All of this would surely be easier if reconcilables and irreconcilables wore name tags. But irreconcilables are not born, they are produced, forged in the heat of political battle. To what terms must would-be reconcilables reconcile themselves? What are the red lines that produce new irreconcilables?

It appears that this question will likely be answered in a regional, rather than a local, context.

To listen to the Arab League, for example, is to realize that some of the “irreconcilables” appear to be Sunni Arab regimes who continue to resist the terms on offer from the “new” Iraq created by the US and its Shiite allies in Iraq.

The Iraqi government… should redraft the constitution and rescind laws that give preferential treatment to Shiites and Kurds, Arab foreign ministers said in a statement Sunday.

Arab League Secretary-General Amr Moussa also hinted that Arab governments may take their recommendations on stemming the violence in Iraq to the U.N. Security Council if the government’s efforts to end the crisis fail.

Sunday’s statement was the strongest sign yet from the mostly Sunni Muslim Arab governments in the Middle East that they blame the Iraqi government for the country’s sectarian strife…

In the statement, the ministers set forth several recommendations they want the Iraqi government of Prime Minister Nouri al-Maliki to consider before they give their full support to a regional conference on stabilizing Iraq that is scheduled to start Saturday in Baghdad…

The ministers also called for revoking an Iraqi law that dismissed senior members of Saddam Hussein’s Baath party from the government

In addition, they called on the Iraqi government to disband Shiite militias, end armed demonstrations and decide on a specific timeframe for the withdrawal of foreign troops.

Moussa went a step further in his comments, suggesting the U.N. Security Council should demand the reforms suggested by the Arab ministers.

“In my opinion, the mechanism (for ending the strife) should be through the Security Council, without that there will no solution,” Moussa told reporters after Sunday’s meeting.

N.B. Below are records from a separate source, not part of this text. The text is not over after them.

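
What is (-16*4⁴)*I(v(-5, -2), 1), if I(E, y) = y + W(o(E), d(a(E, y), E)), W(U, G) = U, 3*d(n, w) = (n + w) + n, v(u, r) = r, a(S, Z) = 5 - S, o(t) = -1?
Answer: 0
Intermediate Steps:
d(n, w) = w/3 + 2*n/3 (d(n, w) = ((n + w) + n)/3 = (w + 2*n)/3 = w/3 + 2*n/3)
I(E, y) = -1 + y (I(E, y) = y - 1 = -1 + y)
(-16*4⁴)*I(v(-5, -2), 1) = (-16*4⁴)*(-1 + 1) = -16*256*0 = -4096*0 = 0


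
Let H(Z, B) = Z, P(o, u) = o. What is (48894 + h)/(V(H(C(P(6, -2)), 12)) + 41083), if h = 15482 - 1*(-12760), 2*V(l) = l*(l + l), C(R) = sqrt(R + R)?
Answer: 77136/41095 ≈ 1.8770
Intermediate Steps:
C(R) = sqrt(2)*sqrt(R) (C(R) = sqrt(2*R) = sqrt(2)*sqrt(R))
V(l) = l**2 (V(l) = (l*(l + l))/2 = (l*(2*l))/2 = (2*l**2)/2 = l**2)
h = 28242 (h = 15482 + 12760 = 28242)
(48894 + h)/(V(H(C(P(6, -2)), 12)) + 41083) = (48894 + 28242)/((sqrt(2)*sqrt(6))**2 + 41083) = 77136/((2*sqrt(3))**2 + 41083) = 77136/(12 + 41083) = 77136/41095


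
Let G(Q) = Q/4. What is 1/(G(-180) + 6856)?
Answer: 1/6811 ≈ 0.00014682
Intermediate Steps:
G(Q) = Q/4 (G(Q) = Q*(¼) = Q/4)
1/(G(-180) + 6856) = 1/((¼)*(-180) + 6856) = 1/(-45 + 6856) = 1/6811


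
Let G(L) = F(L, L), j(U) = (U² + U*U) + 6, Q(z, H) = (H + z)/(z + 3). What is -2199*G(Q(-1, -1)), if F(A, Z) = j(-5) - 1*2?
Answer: -118746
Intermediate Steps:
Q(z, H) = (H + z)/(3 + z)
j(U) = 6 + 2*U² (j(U) = (U² + U²) + 6 = 2*U² + 6 = 6 + 2*U²)
F(A, Z) = 54 (F(A, Z) = (6 + 2*(-5)²) - 1*2 = (6 + 2*25) - 2 = (6 + 50) - 2 = 56 - 2 = 54)
G(L) = 54
-2199*G(Q(-1, -1)) = -2199*54 = -118746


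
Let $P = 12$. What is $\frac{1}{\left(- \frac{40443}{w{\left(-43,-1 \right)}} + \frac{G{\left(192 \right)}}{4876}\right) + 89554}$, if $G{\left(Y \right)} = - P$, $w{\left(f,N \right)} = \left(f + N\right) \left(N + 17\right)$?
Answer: $\frac{858176}{76902391409} \approx 1.1159 \cdot 10^{-5}$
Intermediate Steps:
$w{\left(f,N \right)} = \left(17 + N\right) \left(N + f\right)$ ($w{\left(f,N \right)} = \left(N + f\right) \left(17 + N\right) = \left(17 + N\right) \left(N + f\right)$)
$G{\left(Y \right)} = -12$ ($G{\left(Y \right)} = \left(-1\right) 12 = -12$)
$\frac{1}{\left(- \frac{40443}{w{\left(-43,-1 \right)}} + \frac{G{\left(192 \right)}}{4876}\right) + 89554} = \frac{1}{\left(- \frac{40443}{\left(-1\right)^{2} + 17 \left(-1\right) + 17 \left(-43\right) - -43} - \frac{12}{4876}\right) + 89554} = \frac{1}{\left(- \frac{40443}{1 - 17 - 731 + 43} - \frac{3}{1219}\right) + 89554} = \frac{1}{\left(- \frac{40443}{-704} - \frac{3}{1219}\right) + 89554} = \frac{1}{\left(\left(-40443\right) \left(- \frac{1}{704}\right) - \frac{3}{1219}\right) + 89554} = \frac{1}{\left(\frac{40443}{704} - \frac{3}{1219}\right) + 89554} = \frac{1}{\frac{49297905}{858176} + 89554} = \frac{1}{\frac{76902391409}{858176}} = \frac{858176}{76902391409}$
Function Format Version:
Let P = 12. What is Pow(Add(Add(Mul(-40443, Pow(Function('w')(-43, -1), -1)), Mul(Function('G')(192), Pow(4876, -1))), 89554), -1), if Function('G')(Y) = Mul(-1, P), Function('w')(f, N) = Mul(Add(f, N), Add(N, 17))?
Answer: Rational(858176, 76902391409) ≈ 1.1159e-5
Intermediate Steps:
Function('w')(f, N) = Mul(Add(17, N), Add(N, f)) (Function('w')(f, N) = Mul(Add(N, f), Add(17, N)) = Mul(Add(17, N), Add(N, f)))
Function('G')(Y) = -12 (Function('G')(Y) = Mul(-1, 12) = -12)
Pow(Add(Add(Mul(-40443, Pow(Function('w')(-43, -1), -1)), Mul(Function('G')(192), Pow(4876, -1))), 89554), -1) = Pow(Add(Add(Mul(-40443, Pow(Add(Pow(-1, 2), Mul(17, -1), Mul(17, -43), Mul(-1, -43)), -1)), Mul(-12, Pow(4876, -1))), 89554), -1) = Pow(Add(Add(Mul(-40443, Pow(Add(1, -17, -731, 43), -1)), Mul(-12, Rational(1, 4876))), 89554), -1) = Pow(Add(Add(Mul(-40443, Pow(-704, -1)), Rational(-3, 1219)), 89554), -1) = Pow(Add(Add(Mul(-40443, Rational(-1, 704)), Rational(-3, 1219)), 89554), -1) = Pow(Add(Add(Rational(40443, 704), Rational(-3, 1219)), 89554), -1) = Pow(Add(Rational(49297905, 858176), 89554), -1) = Pow(Rational(76902391409, 858176), -1) = Rational(858176, 76902391409)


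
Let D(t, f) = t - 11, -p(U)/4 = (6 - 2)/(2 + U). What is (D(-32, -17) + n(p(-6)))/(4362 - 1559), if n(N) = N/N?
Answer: -42/2803 ≈ -0.014984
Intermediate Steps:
p(U) = -16/(2 + U) (p(U) = -4*(6 - 2)/(2 + U) = -16/(2 + U))
D(t, f) = -11 + t
n(N) = 1
(D(-32, -17) + n(p(-6)))/(4362 - 1559) = ((-11 - 32) + 1)/(4362 - 1559) = (-43 + 1)/2803 = -42*1/2803 = -42/2803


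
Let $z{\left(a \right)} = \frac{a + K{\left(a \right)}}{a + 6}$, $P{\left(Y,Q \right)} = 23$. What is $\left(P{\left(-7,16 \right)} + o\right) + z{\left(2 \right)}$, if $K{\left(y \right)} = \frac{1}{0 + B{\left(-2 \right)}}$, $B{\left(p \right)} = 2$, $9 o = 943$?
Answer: $\frac{18445}{144} \approx 128.09$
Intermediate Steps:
$o = \frac{943}{9}$ ($o = \frac{1}{9} \cdot 943 = \frac{943}{9} \approx 104.78$)
$K{\left(y \right)} = \frac{1}{2}$ ($K{\left(y \right)} = \frac{1}{0 + 2} = \frac{1}{2}$)
$z{\left(a \right)} = \frac{\frac{1}{2} + a}{6 + a}$ ($z{\left(a \right)} = \frac{a + \frac{1}{2}}{a + 6} = \frac{\frac{1}{2} + a}{6 + a}$)
$\left(P{\left(-7,16 \right)} + o\right) + z{\left(2 \right)} = \left(23 + \frac{943}{9}\right) + \frac{\frac{1}{2} + 2}{6 + 2} = \frac{1150}{9} + \frac{1}{8} \cdot \frac{5}{2} = \frac{1150}{9} + \frac{5}{16} = \frac{18445}{144}$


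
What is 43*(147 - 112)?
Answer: 1505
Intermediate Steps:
43*(147 - 112) = 43*35 = 1505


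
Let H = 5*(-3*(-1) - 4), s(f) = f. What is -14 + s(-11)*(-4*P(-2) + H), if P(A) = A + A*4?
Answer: -399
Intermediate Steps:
P(A) = 5*A (P(A) = A + 4*A = 5*A)
H = -5 (H = 5*(3 - 4) = 5*(-1) = -5)
-14 + s(-11)*(-4*P(-2) + H) = -14 - 11*(-20*(-2) - 5) = -14 - 11*(-4*(-10) - 5) = -14 - 11*(40 - 5) = -14 - 11*35 = -14 - 385 = -399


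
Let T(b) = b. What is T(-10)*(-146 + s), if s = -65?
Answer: 2110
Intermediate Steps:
T(-10)*(-146 + s) = -10*(-146 - 65) = -10*(-211) = 2110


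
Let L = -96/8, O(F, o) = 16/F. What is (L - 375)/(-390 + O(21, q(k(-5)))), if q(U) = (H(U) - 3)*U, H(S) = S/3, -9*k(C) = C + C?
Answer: 8127/8174 ≈ 0.99425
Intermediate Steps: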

It seems to me that the message here is simple enough: the Arab League states could definitely be counted as reconcilables, at least once the UN Security Council intervenes in Iraq, redrafts the constitution, embraces re-Baathification, disarms the Shiites, and sends the US packing.

Oh, but wait. These conditions appear to have aroused some concern in Shiite quarters. Shocking, really. It is almost as if there is some risk that producing Sunni Arab reconcilables could simultaneously produce Shiite irreconcilables.

Iraq’s Shiite leaders expressed anger Thursday at criticism leveled against them by the top Arab League official, warning that such remarks could overshadow this weekend’s regional conference to ease the security crisis in Iraq…

In a statement Thursday, the United Iraqi Alliance, the major Shiite bloc in parliament, said Moussa’s comments amounted to “flagrant interference in Iraq’s internal affairs” and “ignored the march of the Iraqi people to build a free and democratic state.”

“At the same time we hope that the regional conference due to be held in Baghdad in March 10 will not be shadowed by such stands” and will not have a “negative impact” on efforts to resolve the Iraq crisis, the statement said.

During a press conference Thursday, the Shiite deputy speaker of parliament, Khalid al-Attiyah, also denounced Moussa’s comments, saying they could provoke “sedition and disputes among Iraqi people.”

“We hope that the Arab League will not be part of any dispute or quarrel inside Iraq that might encourage some parties to take some Arab countries to their sides to accomplish their political desires,” al-Attiyah said…

[Moussa’s] comments have reinforced Shiite fears that Iraq’s Sunni neighbors will try to use the conference to pressure them into concessions to the Sunni minority that the Shiites would find unacceptable.

Wow. Petraeus made it sound so easy.